Comparing with Relational Data Model

Relational databases store data in tables that have relations with other tables using foreign keys. A relational database’s approach to data modeling is table-centric. Queries must use table joins to get data from multiple tables that have a relation between them. Apache Cassandra does not have the concept of foreign keys or relational integrity. Apache Cassandra’s data model is based around designing efficient queries; queries that don’t involve multiple tables. Relational databases normalize data to avoid duplication. Apache Cassandra in contrast de-normalizes data by duplicating data in multiple tables for a query-centric data model. If a Cassandra data model cannot fully integrate the complexity of relationships between the different entities for a particular query, client-side joins in application code may be used.

Examples of Data Modeling

As an example, a magazine data set consists of data for magazines with attributes such as magazine id, magazine name, publication frequency, publication date, and publisher. A basic query (Q1) for magazine data is to list all the magazine names including their publication frequency. As not all data attributes are needed for Q1 the data model would only consist of id ( for partition key), magazine name and publication frequency as shown in Figure 1.

image
Figure 1. Data Model for Q1

Another query (Q2) is to list all the magazine names by publisher. For Q2 the data model would consist of an additional attribute publisher for the partition key. The id would become the clustering key for sorting within a partition. Data model for Q2 is illustrated in Figure 2.

image
Figure 2. Data Model for Q2

Designing Schema

After the conceptual data model has been created a schema may be designed for a query.

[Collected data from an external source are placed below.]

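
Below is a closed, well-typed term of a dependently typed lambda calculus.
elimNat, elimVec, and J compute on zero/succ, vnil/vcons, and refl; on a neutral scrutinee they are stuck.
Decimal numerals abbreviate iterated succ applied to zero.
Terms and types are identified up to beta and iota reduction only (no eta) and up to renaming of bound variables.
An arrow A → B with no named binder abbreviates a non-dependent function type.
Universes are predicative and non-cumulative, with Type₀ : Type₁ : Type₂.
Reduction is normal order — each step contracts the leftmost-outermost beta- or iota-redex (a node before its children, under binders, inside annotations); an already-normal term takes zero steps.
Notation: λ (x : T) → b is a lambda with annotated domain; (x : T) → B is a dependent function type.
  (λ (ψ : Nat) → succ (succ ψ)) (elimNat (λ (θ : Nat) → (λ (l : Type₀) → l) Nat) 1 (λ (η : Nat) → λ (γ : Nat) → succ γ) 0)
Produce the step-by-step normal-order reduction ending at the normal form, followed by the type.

normal-order reduction sequence:
  (λ (ψ : Nat) → succ (succ ψ)) (elimNat (λ (θ : Nat) → (λ (l : Type₀) → l) Nat) 1 (λ (η : Nat) → λ (γ : Nat) → succ γ) 0)
  ~> succ (succ (elimNat (λ (ψ : Nat) → (λ (θ : Type₀) → θ) Nat) 1 (λ (l : Nat) → λ (η : Nat) → succ η) 0))
  ~> 3
type:
  Nat


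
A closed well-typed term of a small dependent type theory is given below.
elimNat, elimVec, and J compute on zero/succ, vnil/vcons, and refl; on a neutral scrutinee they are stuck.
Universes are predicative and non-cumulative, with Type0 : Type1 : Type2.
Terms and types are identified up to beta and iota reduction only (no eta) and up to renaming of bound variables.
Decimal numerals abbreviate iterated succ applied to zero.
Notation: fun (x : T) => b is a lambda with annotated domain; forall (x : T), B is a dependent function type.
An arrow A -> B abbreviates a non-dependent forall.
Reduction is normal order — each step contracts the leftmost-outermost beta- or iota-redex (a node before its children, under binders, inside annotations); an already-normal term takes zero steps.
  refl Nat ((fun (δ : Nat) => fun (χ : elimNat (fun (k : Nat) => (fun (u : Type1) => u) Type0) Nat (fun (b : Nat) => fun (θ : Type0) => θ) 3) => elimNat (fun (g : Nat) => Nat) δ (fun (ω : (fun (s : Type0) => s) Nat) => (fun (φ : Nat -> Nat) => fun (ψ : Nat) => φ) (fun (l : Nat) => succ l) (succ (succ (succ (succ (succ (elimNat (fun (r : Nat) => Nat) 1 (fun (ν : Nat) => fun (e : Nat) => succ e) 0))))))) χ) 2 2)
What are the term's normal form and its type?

normal form:
  refl Nat 4
type:
  Eq Nat 4 4
observation: the first redex contracted is a beta-redex; the normal form is reached in 13 normal-order steps.


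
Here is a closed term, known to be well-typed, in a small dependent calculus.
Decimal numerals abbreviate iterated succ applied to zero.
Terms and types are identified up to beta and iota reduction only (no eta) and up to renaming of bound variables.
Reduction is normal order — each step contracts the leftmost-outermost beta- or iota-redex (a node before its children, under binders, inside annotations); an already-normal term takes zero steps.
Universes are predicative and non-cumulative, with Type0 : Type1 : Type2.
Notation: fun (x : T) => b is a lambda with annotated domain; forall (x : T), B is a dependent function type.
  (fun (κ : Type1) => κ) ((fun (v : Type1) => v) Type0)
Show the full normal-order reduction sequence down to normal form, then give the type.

reduction (normal order):
  (fun (κ : Type1) => κ) ((fun (v : Type1) => v) Type0)
  ~> (fun (κ : Type1) => κ) Type0
  ~> Type0
inferred type:
  Type1


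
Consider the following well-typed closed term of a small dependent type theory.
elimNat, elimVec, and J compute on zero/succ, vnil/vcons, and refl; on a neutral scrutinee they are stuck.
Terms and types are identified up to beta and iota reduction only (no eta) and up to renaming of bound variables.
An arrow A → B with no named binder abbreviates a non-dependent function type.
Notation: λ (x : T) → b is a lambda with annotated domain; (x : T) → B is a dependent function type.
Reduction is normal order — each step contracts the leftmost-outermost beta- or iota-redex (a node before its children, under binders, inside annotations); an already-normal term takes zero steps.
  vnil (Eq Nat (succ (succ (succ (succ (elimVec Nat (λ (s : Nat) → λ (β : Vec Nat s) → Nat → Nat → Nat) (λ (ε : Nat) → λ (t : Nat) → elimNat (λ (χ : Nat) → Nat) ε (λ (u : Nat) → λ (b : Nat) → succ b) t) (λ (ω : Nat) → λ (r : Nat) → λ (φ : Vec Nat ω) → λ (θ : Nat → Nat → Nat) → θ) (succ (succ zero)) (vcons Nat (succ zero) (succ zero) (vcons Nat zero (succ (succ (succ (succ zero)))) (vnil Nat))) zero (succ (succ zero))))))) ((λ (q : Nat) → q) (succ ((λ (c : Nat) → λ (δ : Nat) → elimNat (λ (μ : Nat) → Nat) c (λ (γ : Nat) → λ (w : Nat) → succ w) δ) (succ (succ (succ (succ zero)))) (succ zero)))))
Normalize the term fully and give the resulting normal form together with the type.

reduced normal form:
  vnil (Eq Nat (succ (succ (succ (succ (succ (succ zero)))))) (succ (succ (succ (succ (succ (succ zero)))))))
the term's type:
  Vec (Eq Nat (succ (succ (succ (succ (succ (succ zero)))))) (succ (succ (succ (succ (succ (succ zero))))))) zero
observation: the first redex contracted is an elimVec iota-redex; the normal form is reached in 27 normal-order steps.


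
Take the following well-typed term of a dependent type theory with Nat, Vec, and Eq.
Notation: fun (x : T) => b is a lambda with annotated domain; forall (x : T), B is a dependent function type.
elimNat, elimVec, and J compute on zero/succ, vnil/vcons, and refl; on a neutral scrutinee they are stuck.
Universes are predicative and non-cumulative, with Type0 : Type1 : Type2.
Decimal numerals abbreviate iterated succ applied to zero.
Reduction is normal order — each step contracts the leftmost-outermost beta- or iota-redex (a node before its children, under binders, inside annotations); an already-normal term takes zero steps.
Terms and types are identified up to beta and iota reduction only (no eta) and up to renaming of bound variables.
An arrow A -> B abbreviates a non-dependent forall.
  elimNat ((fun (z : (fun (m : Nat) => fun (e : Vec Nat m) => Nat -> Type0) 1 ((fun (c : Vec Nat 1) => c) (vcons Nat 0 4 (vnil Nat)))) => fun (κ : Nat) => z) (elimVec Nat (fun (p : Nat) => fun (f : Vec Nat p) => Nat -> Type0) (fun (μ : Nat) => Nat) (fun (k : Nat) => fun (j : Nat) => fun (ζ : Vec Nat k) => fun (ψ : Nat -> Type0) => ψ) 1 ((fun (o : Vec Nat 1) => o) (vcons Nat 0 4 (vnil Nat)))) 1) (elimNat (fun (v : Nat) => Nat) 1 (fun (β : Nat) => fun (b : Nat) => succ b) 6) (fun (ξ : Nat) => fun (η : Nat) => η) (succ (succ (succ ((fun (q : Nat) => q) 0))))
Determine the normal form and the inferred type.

resulting normal form:
  7
type:
  Nat


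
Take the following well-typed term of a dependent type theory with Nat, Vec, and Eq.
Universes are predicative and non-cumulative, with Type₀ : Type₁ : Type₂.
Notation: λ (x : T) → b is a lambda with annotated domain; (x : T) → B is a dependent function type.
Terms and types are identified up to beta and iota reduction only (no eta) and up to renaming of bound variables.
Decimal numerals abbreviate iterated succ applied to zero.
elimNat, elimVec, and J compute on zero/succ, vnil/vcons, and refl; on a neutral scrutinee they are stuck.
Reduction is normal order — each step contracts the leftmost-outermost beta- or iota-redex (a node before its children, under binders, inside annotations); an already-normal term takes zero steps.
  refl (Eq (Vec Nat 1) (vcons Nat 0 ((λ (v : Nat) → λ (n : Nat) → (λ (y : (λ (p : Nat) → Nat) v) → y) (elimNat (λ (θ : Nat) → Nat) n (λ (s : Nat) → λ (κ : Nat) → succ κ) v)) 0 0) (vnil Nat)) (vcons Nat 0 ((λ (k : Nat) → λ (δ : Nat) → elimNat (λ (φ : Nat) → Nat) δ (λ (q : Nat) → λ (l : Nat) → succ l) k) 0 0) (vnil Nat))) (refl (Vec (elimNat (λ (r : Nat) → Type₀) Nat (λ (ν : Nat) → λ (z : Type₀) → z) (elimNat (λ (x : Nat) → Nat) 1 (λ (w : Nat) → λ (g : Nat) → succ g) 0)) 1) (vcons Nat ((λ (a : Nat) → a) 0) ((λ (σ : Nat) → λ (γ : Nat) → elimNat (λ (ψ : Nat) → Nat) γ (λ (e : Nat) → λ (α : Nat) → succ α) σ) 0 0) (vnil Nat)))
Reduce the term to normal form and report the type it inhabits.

reduced normal form:
  refl (Eq (Vec Nat 1) (vcons Nat 0 0 (vnil Nat)) (vcons Nat 0 0 (vnil Nat))) (refl (Vec Nat 1) (vcons Nat 0 0 (vnil Nat)))
type:
  Eq (Eq (Vec Nat 1) (vcons Nat 0 0 (vnil Nat)) (vcons Nat 0 0 (vnil Nat))) (refl (Vec Nat 1) (vcons Nat 0 0 (vnil Nat))) (refl (Vec Nat 1) (vcons Nat 0 0 (vnil Nat)))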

For Q1 the following schema may be used.

CREATE TABLE magazine_name (id int PRIMARY KEY, name text, publicationFrequency text)

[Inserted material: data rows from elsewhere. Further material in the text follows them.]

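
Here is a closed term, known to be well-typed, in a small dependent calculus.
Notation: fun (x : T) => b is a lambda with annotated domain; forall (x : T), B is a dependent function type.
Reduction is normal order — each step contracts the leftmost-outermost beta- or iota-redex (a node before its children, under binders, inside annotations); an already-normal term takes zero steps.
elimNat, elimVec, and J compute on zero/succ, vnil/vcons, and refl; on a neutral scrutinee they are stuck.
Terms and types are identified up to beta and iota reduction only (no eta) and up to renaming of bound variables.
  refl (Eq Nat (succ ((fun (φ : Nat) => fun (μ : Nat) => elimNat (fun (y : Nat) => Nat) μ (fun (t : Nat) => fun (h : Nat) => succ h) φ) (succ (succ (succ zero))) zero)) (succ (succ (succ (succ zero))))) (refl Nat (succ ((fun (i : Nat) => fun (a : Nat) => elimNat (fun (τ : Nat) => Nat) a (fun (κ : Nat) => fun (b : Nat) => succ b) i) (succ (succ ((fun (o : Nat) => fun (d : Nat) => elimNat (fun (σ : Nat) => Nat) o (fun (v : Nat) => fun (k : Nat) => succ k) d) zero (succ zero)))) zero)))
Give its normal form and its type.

normal form:
  refl (Eq Nat (succ (succ (succ (succ zero)))) (succ (succ (succ (succ zero))))) (refl Nat (succ (succ (succ (succ zero)))))
inferred type:
  Eq (Eq Nat (succ (succ (succ (succ zero)))) (succ (succ (succ (succ zero))))) (refl Nat (succ (succ (succ (succ zero))))) (refl Nat (succ (succ (succ (succ zero)))))


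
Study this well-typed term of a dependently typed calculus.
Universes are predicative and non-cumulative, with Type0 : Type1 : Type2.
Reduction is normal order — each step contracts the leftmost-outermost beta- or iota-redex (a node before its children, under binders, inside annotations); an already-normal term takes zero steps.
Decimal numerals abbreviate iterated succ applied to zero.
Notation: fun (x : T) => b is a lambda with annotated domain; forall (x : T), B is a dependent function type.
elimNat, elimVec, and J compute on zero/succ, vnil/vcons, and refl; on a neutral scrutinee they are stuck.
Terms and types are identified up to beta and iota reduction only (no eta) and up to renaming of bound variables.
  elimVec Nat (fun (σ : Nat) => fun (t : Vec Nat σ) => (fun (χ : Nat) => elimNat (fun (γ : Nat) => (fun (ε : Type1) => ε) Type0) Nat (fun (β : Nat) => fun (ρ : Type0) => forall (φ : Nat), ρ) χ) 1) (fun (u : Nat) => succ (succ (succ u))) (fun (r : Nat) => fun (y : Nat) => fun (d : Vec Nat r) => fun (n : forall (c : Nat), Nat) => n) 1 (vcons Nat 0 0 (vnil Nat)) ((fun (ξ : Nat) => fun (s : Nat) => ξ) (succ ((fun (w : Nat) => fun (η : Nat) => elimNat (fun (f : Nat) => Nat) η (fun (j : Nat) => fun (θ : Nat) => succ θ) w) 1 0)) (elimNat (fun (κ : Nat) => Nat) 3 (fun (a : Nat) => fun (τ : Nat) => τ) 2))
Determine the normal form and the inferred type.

normal form:
  5
inferred type:
  Nat


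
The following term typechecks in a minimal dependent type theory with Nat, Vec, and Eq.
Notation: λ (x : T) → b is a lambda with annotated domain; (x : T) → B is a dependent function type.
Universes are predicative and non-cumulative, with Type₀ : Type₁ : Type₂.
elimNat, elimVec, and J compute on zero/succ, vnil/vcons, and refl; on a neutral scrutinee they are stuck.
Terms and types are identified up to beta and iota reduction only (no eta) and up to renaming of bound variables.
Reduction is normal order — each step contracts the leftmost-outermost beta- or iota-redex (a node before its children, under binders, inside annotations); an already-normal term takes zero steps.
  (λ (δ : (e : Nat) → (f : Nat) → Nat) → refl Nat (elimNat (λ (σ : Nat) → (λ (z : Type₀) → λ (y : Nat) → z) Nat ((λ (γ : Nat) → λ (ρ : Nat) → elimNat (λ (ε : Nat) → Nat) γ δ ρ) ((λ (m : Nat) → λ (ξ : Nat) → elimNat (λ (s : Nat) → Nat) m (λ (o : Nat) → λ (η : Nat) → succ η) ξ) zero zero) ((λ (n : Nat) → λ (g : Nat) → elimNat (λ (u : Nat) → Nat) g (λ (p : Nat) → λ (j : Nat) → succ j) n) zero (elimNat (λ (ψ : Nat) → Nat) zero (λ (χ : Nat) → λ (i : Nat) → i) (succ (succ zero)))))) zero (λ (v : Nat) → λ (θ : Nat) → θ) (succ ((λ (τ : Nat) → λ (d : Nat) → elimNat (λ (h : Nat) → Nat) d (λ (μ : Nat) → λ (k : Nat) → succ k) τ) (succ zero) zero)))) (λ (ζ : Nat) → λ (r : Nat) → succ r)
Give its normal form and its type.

normal form:
  refl Nat zero
the term's type:
  Eq Nat zero zero


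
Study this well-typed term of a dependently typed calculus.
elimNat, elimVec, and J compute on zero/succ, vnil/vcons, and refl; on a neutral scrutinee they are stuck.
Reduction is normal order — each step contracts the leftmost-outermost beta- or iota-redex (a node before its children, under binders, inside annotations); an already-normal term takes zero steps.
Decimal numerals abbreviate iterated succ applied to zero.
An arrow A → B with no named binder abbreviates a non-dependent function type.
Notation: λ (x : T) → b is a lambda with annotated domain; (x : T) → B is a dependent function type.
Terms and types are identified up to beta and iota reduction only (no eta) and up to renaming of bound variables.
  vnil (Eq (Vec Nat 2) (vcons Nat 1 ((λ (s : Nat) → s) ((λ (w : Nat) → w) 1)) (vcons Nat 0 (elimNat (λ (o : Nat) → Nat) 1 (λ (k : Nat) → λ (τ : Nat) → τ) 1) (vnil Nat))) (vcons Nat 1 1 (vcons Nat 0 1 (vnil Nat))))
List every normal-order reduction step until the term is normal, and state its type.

reduction (normal order):
  vnil (Eq (Vec Nat 2) (vcons Nat 1 ((λ (s : Nat) → s) ((λ (w : Nat) → w) 1)) (vcons Nat 0 (elimNat (λ (o : Nat) → Nat) 1 (λ (k : Nat) → λ (τ : Nat) → τ) 1) (vnil Nat))) (vcons Nat 1 1 (vcons Nat 0 1 (vnil Nat))))
  ~> vnil (Eq (Vec Nat 2) (vcons Nat 1 ((λ (s : Nat) → s) 1) (vcons Nat 0 (elimNat (λ (w : Nat) → Nat) 1 (λ (o : Nat) → λ (k : Nat) → k) 1) (vnil Nat))) (vcons Nat 1 1 (vcons Nat 0 1 (vnil Nat))))
  ~> vnil (Eq (Vec Nat 2) (vcons Nat 1 1 (vcons Nat 0 (elimNat (λ (s : Nat) → Nat) 1 (λ (w : Nat) → λ (o : Nat) → o) 1) (vnil Nat))) (vcons Nat 1 1 (vcons Nat 0 1 (vnil Nat))))
  ~> vnil (Eq (Vec Nat 2) (vcons Nat 1 1 (vcons Nat 0 ((λ (s : Nat) → λ (w : Nat) → w) 0 (elimNat (λ (o : Nat) → Nat) 1 (λ (k : Nat) → λ (τ : Nat) → τ) 0)) (vnil Nat))) (vcons Nat 1 1 (vcons Nat 0 1 (vnil Nat))))
  ~> vnil (Eq (Vec Nat 2) (vcons Nat 1 1 (vcons Nat 0 ((λ (s : Nat) → s) (elimNat (λ (w : Nat) → Nat) 1 (λ (o : Nat) → λ (k : Nat) → k) 0)) (vnil Nat))) (vcons Nat 1 1 (vcons Nat 0 1 (vnil Nat))))
  ~> vnil (Eq (Vec Nat 2) (vcons Nat 1 1 (vcons Nat 0 (elimNat (λ (s : Nat) → Nat) 1 (λ (w : Nat) → λ (o : Nat) → o) 0) (vnil Nat))) (vcons Nat 1 1 (vcons Nat 0 1 (vnil Nat))))
  ~> vnil (Eq (Vec Nat 2) (vcons Nat 1 1 (vcons Nat 0 1 (vnil Nat))) (vcons Nat 1 1 (vcons Nat 0 1 (vnil Nat))))
inferred type:
  Vec (Eq (Vec Nat 2) (vcons Nat 1 1 (vcons Nat 0 1 (vnil Nat))) (vcons Nat 1 1 (vcons Nat 0 1 (vnil Nat)))) 0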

For Q2 the schema definition would include a clustering key for sorting.

CREATE TABLE magazine_publisher (publisher text,id int,name text, publicationFrequency text,
PRIMARY KEY (publisher, id)) WITH CLUSTERING ORDER BY (id DESC)

Data Model Analysis

The data model is a conceptual model that must be analyzed and optimized based on storage, capacity, redundancy and consistency. A data model may need to be modified as a result of the analysis. Considerations or limitations that are used in data model analysis include:

  • Partition Size

  • Data Redundancy

  • Disk space

  • Lightweight Transactions (LWT)

The two measures of partition size are the number of values in a partition and partition size on disk. Though requirements for these measures may vary based on the application a general guideline is to keep number of values per partition to below 100,000 and disk space per partition to below 100MB.

Data redundancies as duplicate data in tables and multiple partition replicates are to be expected in the design of a data model , but nevertheless should be kept in consideration as a parameter to keep to the minimum. LWT transactions (compare-and-set, conditional update) could affect performance and queries using LWT should be kept to the minimum.

Using Materialized Views

Materialized views (MVs) are experimental as of the 4.0 release.

Materialized views (MVs) could be used to implement multiple queries for a single table. A materialized view is a table built from data from another table, the base table, with new primary key and new properties. Changes to the base table data automatically add and update data in a MV. Different queries may be implemented using a materialized view as an MV’s primary key differs from the base table. Queries are optimized by the primary key definition.